Autocuidado A narrativa de Leandro representa a de muitos jovens negros que têm visto nos cabelos mais uma possibilidade de enfrentar o racismo, a partir da estética e do autocuidado.

“Autoestima e a saúde mental são comprovadamente atreladas e os padrões de beleza têm sido muito mais fluidos. As pessoas têm se permitido mudar da forma que querem”, afirma a designer Thaís Muniz, 30, responsável pelo projeto Turbante-se .    Thaís Muniz levou a forçab beleza e ancestralidade dos turbantes para a Europa (Foto: Divulgação) Para a maquiadora Hávata Serena, 27 anos, a experiência de crescer sem conhecer o próprio cabelo é muito forte. Ela deixou de fazer alisamento químico em 2009, depois de uma promessa: se passasse na universidade, faria dreads. ”Tinha vontade de fazer antes, mas não tinha coragem. Quando cumpri a promessa, foi a primeira vez que me senti bonita com o meu cabelo, porque até então eu não tinha tido outra opção“, conta.

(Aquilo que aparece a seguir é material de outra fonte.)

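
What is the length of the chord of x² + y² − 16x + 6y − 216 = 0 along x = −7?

16

Centre (8, −3), r² = 289. Perpendicular distance d from centre to line = |15| / √1 = 15.
Half the chord is √(r² − d²) = √(64), so the full chord is 16.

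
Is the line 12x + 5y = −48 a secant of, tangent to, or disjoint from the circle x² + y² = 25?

secant

Centre (0, 0), r² = 25. Distance² from centre to line = (48)²/169 = 2304/169.
Since d² < r², the line cuts the circle twice.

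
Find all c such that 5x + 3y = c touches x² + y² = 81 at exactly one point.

c = ±9√34

Tangency holds when the distance from the centre (0, 0) to the line equals the radius 9:
|5·0 + 3·0 − c| / √34 = 9
|c| = 9√34.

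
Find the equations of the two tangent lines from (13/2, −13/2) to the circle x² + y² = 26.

x + 5y = −26 and 5x + y = 26

Let a tangent through (13/2, −13/2) have slope m. Its distance from (0, 0) must equal √26:
(−13/2m − (13/2))² = 26(m² + 1)
5m² + 26m + 5 = 0, so m = −1/5 or m = −5.
With m = −1/5: x + 5y = −26. With m = −5: 5x + y = 26.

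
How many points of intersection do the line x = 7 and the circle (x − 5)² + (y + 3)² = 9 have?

Centre (5, −3), r² = 9. Distance² from centre to line = (−2)² = 4.
Since d² < r², the line cuts the circle twice.

2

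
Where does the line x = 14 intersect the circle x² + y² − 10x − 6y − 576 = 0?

(14, −20) and (14, 26)

The line gives x = 14. Substituting into the circle:
y² − 6y − 520 = 0
y = 26 or y = −20, giving (14, 26) and (14, −20).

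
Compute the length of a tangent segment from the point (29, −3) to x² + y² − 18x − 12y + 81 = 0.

The centre is (9, 6) and r = 6. The square of the distance from P to the centre is 400 + 81 = 481.
By the tangent–radius right angle, tangent length = √(|PO|² − r²) = √445.

√445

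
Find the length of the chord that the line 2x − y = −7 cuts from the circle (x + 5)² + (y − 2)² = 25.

4√5

The distance from (−5, 2) to the line is 5/√5, and r² = 25.
Half the chord is √(r² − d²) = √(20), so the full chord is 4√5.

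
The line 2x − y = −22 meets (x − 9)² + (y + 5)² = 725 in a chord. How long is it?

16√5

Centre (9, −5), r² = 725. Perpendicular distance d from centre to line = |45| / √5 = 45/√5.
Chord = 2√(r² − d²) = 2·√(320) = 16√5.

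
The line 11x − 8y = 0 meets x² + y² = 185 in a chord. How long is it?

The distance from (0, 0) to the line is 0/√185, and r² = 185.
Chord = 2√(r² − d²) = 2·√(185) = 2√185.

2√185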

Para ela, é perceptível o sentimento de felicidade das pessoas que se arriscam a dar esse passo. “As pessoas ficam mais felizes com o cabelo natural e com a possibilidade de mudarem o cabelo quando quiserem porque isso é sinônimo de liberdade, de possibilidade de ser quem quer ser e de experimentar coisas novas”, destaca.   A maquiadora Havata Serena se sentiu bonita pela primeira vez há quase dez anos, depois de cumprir promessa e pôr dreads nos cabelos alisados (Foto: Divulgação) Tranças coloridas, cortes “chavosos”, turbantes, cabelos crespos super volumosos, twists, black power, dreads. Todas essas opções têm feito a cabeça de uma galera jovem - e cada vez mais cedo!

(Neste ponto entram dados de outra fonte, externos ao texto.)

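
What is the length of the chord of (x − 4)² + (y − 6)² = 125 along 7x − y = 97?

5√2

The distance from (4, 6) to the line is 75/√50, and r² = 125.
Half the chord is √(r² − d²) = √(25/2), so the full chord is 5√2.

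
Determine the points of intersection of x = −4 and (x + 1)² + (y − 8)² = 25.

The line gives x = −4. Substituting into the circle:
y² − 16y + 48 = 0
y = 12 or y = 4, giving (−4, 12) and (−4, 4).

(−4, 4) and (−4, 12)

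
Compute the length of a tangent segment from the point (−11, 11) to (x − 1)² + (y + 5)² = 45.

√355

Centre (1, −5), r² = 45. |PO|² = (−12)² + (16)² = 400.
Power of the point: PT² = |PO|² − r² = 355, so PT = √355.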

O dreadmaker Samir Pereira, 27,  que hoje tem cabelos longos - ora com tranças, ora com dreads e quase sempre coloridos - lembra que na infância “o máximo que fazia era uns desenhos, uns riscos, na lateral da cabeça”. 

Ele lembra que a geração tombamento, da qual diz fazer parte, foi responsável por ressignificar cortes e penteados. “A geração tombamento parte da estética para daí pensar outros processos. Há quem critique o movimento por isso, mas a estética é uma porta de entrada muito importante, porque quando você se vê parte de algo, fica muito mais fácil você falar sobre sua experiência e isso é político também”, defende. O dreadmaker Samir Pereira aprendeu ofício há alguns anos e vê aumento na procura por serviços (Foto: Reprodução/ Instagram) Assim, nos últimos quatro anos, ele viu sua clientela crescer. “Tem muita menina passando pelo processo de transição e buscando as tranças e muitos meninos têm se identificado com os dreads. A procura aumentou bastante depois do filme do Pantera Negra. Rolou essa identificação, prova de que quando a gente tem representatividade, a gente acaba imaginando aquilo para gente”, elenca, ao lembrar da importância das redes sociais digitais para essa troca de referências. “A TV continua ainda muito embranquecida, mas fora dela vemos esse movimento acontecendo”, diz.  A hairstylist carioca Maia Boitrago (foto) é responsável pelos cabelos de artistas como Lelezinha, IZA e Taís Araújo (Foto: Reprodução/ Instagram) Eleita uma das mulheres negras mais influentes do Brasil pelo site Blogueiras Negras em 2014, Thaís Muniz também  ressalta a força da internet nesse processo, que ajudou a difundir discussões de forma mais ampla. “Apropriação cultural por exemplo é um tema que  é muito mais discutido por conta de cabelo e turbante, e no Brasil essa discussão fez muitas pessoas não negras se aproximarem do assunto, e acredito que isso é uma porta de entrada para muitas questões”, afirma. 

Registro Vale destacar também o trabalho de artistas como Karol Conká, Beyoncé e Rincon Sapiência, que através de suas letras e visual, dão força à mudança. É por isso, que o que se vê nas ruas de Salvador, é parte de um processo que tem acontecido em vários outros cantos do país e do mundo. Em São Paulo, o movimento chamou atenção da fotógrafa Naná Prudêncio, que dirige ao lado de Nina Vieira o documentário Quem Te Penteia?, que será exibido hoje à noite, às 19h, no Espaço Cultural Alagados.

O filme discute ancestralidade, autoestima e economia solidária, a partir da relação que trançadeiras, salões de beleza, barbearias e moradores das quebradas estabelecem com o cabelo.

“Quando a gente estava fazendo o filme, a gente já imaginava esse lançamento em Salvador, que é a primeira cidade que a gente exibe o filme fora de São Paulo. Toda essa relação forte da periferia paulista com o cabelo tem um vínculo com o Nordeste, especialmente com a Bahia. Há muita trançadeira, barbeiro que é migrante ou que tem parentesco com baiano”, conta Naná.